Tuesday, October 13, 2009

Big Tuna in Little Versailles


While still yucking it up at Chuck's last post, I am once again reminded of how polarized Chuck and my views are; especially when it comes to cooking food. Perhaps it is such dichotomy that makes this donkey such a wonderful beast, and perhaps our friendship such an interesting and fulfilling one. However... Chuck boasts about only ever needing salt and pepper, as if he went mining for jellybeans one day, and presto, discovered salt, and now shops it around like Willy Loman and so many shop-vacs. I too use salt, but I also am as little afraid of spices as I am of using color in a painting.
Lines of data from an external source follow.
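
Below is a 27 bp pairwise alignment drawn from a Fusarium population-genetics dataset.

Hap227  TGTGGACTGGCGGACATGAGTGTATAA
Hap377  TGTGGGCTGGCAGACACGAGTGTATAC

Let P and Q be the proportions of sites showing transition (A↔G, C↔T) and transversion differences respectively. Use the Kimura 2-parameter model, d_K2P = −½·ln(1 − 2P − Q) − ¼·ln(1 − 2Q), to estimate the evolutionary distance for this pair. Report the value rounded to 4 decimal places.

The sequences differ at positions 6 (A/G, transition), 12 (G/A, transition), 17 (T/C, transition), 27 (A/C, transversion).
Of the 4 differences, 3 transitions and 1 transversion over 27 sites: P = 3/27 = 0.111111, Q = 1/27 = 0.037037.
d = −0.5·ln(0.740741) − 0.25·ln(0.925926) = −0.5·(-0.300104) − 0.25·(-0.076961) = 0.1693.

0.1693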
After a balcony smoke and mini-debate on the subject of salt, pepper, and the other "superflous" spices, as Chuck so referred to them,  I challenged him to a "tuna-off." Not to say that my tuna salad sandwich is a recipe I would tattoo on my ass, like a mulit-colored peace sign, or a Canadian flag or something, but there are a few tricks I've learned over the years that have rendered my tuna so good that I almost have to remember to even use bread at all.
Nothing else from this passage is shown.